Getting Brainy with Jules Hall, Founder/ CEO of The Hallway

We recently sat down with Jules Hall, CEO and Founder of advertising agency, The Hallway, to discuss digital advertising, upcoming trends and challenges in the industry. Find out what Jules has to say about moving consumers with Affective Ideas, the importance of personalisation in advertising, and his favourite ad campaign.

Tell us about The Hallway. What do you do and how do you do it?

We create and grow brands that people are glad to have in their lives. Blending creativity and commerce, we are obsessed with delivering commercial growth for our clients, which is why we are a thriving independently-owned company, founded way back in 2007.

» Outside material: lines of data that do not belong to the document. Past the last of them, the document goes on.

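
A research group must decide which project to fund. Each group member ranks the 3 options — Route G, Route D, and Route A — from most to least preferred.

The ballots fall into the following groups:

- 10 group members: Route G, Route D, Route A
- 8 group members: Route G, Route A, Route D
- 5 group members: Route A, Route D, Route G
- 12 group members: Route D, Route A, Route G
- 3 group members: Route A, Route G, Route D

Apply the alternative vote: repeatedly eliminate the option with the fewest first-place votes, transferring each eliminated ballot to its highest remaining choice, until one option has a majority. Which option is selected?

Route G

Round 1: Route G 18, Route D 12, Route A 8. Route A has the fewest and is eliminated.
Round 2: Route G 21, Route D 17. Route G has a majority.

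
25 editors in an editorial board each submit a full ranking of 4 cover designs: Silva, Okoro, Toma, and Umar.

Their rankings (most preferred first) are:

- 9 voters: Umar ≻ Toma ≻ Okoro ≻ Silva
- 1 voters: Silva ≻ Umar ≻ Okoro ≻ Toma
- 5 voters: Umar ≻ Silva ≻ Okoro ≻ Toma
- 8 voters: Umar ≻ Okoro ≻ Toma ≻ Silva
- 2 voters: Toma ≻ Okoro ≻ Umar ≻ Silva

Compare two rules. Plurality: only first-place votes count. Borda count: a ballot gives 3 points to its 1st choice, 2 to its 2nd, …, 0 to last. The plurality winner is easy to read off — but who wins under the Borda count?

Umar

Plurality first-place counts: Silva 1, Okoro 0, Toma 2, Umar 22 → Umar.
Borda totals: Silva 13, Okoro 35, Toma 32, Umar 70 → Umar.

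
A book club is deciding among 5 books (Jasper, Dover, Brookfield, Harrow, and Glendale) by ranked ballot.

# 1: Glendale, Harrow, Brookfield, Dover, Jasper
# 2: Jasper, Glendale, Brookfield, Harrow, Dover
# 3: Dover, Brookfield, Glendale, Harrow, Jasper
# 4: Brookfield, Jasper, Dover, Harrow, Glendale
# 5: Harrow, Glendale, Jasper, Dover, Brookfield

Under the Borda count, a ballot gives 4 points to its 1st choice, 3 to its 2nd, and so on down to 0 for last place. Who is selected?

Glendale

Borda scores:
  Jasper: 0 + 4 + 0 + 3 + 2 = 9
  Dover: 1 + 0 + 4 + 2 + 1 = 8
  Brookfield: 2 + 2 + 3 + 4 + 0 = 11
  Harrow: 3 + 1 + 1 + 1 + 4 = 10
  Glendale: 4 + 3 + 2 + 0 + 3 = 12
Glendale has the highest total.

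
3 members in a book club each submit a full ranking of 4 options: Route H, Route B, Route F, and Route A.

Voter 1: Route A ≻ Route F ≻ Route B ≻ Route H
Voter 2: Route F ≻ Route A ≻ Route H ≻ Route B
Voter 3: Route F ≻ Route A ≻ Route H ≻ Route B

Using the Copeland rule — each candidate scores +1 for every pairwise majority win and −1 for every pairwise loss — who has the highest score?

Pairwise results:
  Route H vs Route B: Route H wins 2–1.
  Route H vs Route F: Route F wins 3–0.
  Route H vs Route A: Route A wins 3–0.
  Route B vs Route F: Route F wins 3–0.
  Route B vs Route A: Route A wins 3–0.
  Route F vs Route A: Route F wins 2–1.
Copeland scores (wins − losses):
  Route H: 1 − 2 = -1
  Route B: 0 − 3 = -3
  Route F: 3 − 0 = 3
  Route A: 2 − 1 = 1
Route F has the best Copeland score.

Route F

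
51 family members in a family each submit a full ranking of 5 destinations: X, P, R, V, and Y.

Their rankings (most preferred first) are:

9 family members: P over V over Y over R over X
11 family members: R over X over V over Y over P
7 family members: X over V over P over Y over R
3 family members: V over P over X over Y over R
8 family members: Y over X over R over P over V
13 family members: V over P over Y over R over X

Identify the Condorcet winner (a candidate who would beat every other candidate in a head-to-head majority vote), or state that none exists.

There is no Condorcet winner

Head-to-head results (51 voters total):
X vs P: X wins 26–25.
X vs R: R wins 33–18.
X vs V: X wins 26–25.
X vs Y: Y wins 30–21.
P vs R: P wins 32–19.
P vs V: V wins 34–17.
P vs Y: P wins 32–19.
R vs V: V wins 32–19.
R vs Y: Y wins 40–11.
V vs Y: V wins 43–8.
No candidate beats all others: X beats P beats R beats X, a majority cycle.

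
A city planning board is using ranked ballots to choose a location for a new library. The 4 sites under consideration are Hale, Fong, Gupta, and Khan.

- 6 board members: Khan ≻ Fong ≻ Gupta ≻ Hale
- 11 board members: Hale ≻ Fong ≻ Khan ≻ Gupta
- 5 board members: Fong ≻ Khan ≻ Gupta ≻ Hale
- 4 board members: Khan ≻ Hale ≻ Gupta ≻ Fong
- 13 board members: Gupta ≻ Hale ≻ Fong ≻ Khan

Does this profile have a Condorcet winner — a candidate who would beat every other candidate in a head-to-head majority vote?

No

Head-to-head results (39 voters total):
Hale vs Fong: Hale wins 28–11.
Hale vs Gupta: Gupta wins 24–15.
Hale vs Khan: Hale wins 24–15.
Fong vs Gupta: Fong wins 22–17.
Fong vs Khan: Fong wins 29–10.
Gupta vs Khan: Khan wins 26–13.
No candidate beats all others: Hale beats Fong beats Gupta beats Hale, a majority cycle.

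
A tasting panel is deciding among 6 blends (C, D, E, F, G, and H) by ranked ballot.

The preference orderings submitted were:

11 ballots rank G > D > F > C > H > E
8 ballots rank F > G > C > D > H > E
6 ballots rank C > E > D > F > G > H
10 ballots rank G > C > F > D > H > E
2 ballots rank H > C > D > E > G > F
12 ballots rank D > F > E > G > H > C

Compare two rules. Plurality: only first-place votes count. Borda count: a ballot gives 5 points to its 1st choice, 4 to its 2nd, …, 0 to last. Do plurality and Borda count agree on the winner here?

Plurality first-place counts: C 6, D 12, E 0, F 8, G 21, H 2 → G.
Borda totals: C 124, D 164, E 64, F 163, G 169, H 51 → G.
The two rules agree on G.

Yes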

The Hallway is a full service advertising agency. What does this mean going into 2022?

As media digitises, the data signals grow exponentially. That fundamentally influences the way we work. But it doesn’t change the essence of what we do – growing business through creativity that moves people. This is what we call Affective Ideas. 

The Hallway was a very early adopter of data-driven creativity. We learned how to build a culture that put creativity and data on the same pedestal. That impacted the way we worked, and the assets we created, which can get distracting because there is more complexity. But we’ve always known the data is not an end in itself. It’s an enabler we can choose to embrace. 

Our core business is, and always will be, creativity – generating ideas that create magical human connections. Because that is the only way to make a brand stand out in the cluttered, busy, distracted world we all live in. 

What will be the biggest challenges facing the advertising industry over the next few years?

The digital transformation of the advertising industry continues to be the primary driver of change. 

At an agency level the naughties were the decade that spawned mass specialisation – businesses focused on niche offerings. Which worked until clients realised they had an unmanageable agency roster, and increasingly fragmented brand experiences.

The teens were all about data and personalisation – how could we hyper target to maximise efficiency? Which worked until consumers called time on the horrendous privacy breaches and utterly forgettable ads that started to dominate our media landscape.

But whilst all that was happening there was a group of researchers, largely in the UK, going back to basics to understand the formula for effective advertising. And it was all refreshingly simple; Famous brands grow faster. And the way to build brand fame is through brilliant advertising. 

Largely because of these findings we are in the midst of the biggest creative renaissance our industry has ever been through. The pendulum has swung back in favour of building enduring brands. This time, using techniques built on proven evidence.

In your experience, what are the key factors that drive memorable and effective campaigns?

The most successful advertising campaigns have an alarmingly simple thread of consistency – they entertain you. There are all sorts of ways they deliver that entertainment, from schadenfreude to awe. It’s always built on deep human insight and cultural empathy. Delivered through impactful media channels.

What role does native and personalised advertising have in the next evolution of marketing?

There’s a continuing role for native and personalised advertising, leveraging relevance to maximise conversion. But it will always work better when it sits alongside a strong brand, and has the support of creative advertising. 

Which channels should advertisers be looking at to find new audiences?

Is it new audiences that brands are looking for, or better ways of connecting with existing audiences? I’d encourage brands to familiarise themselves with Karen Nelson-Fields work around Attention Metrics. It will influence the way you think about the different media channels.

Recommend us your favourite podcast.

Charles Day’s Fearless podcast has some excellent interviews with the world’s top creative leaders. Definitely worth a listen.

Recommend us a good book.

Captains Courageous, Rudyard Kipling.

Recommend us a good news publication.

Perhaps a little unexpected, but Mamamia’s The Quicky is gold! Gives you the headlines and goes deep on one topic a day. All in 20 mins. Love it.

Recommend us a groundbreaking ad campaign that stands out for you.

I’ll pump our own tyres with this one. The campaign The Hallway launched in November 2021, Boys Do Cry, in partnership with Gotcha4Life is the most important piece of work we’ve ever done. It took three years to make it happen, collaborating with Robert Smith and The Cure to re-write and re-record their classic hit to encourage blokes to talk when the going gets tough. All in a bid to help address the terrifying fact that seven Aussie blokes take their own lives, every day.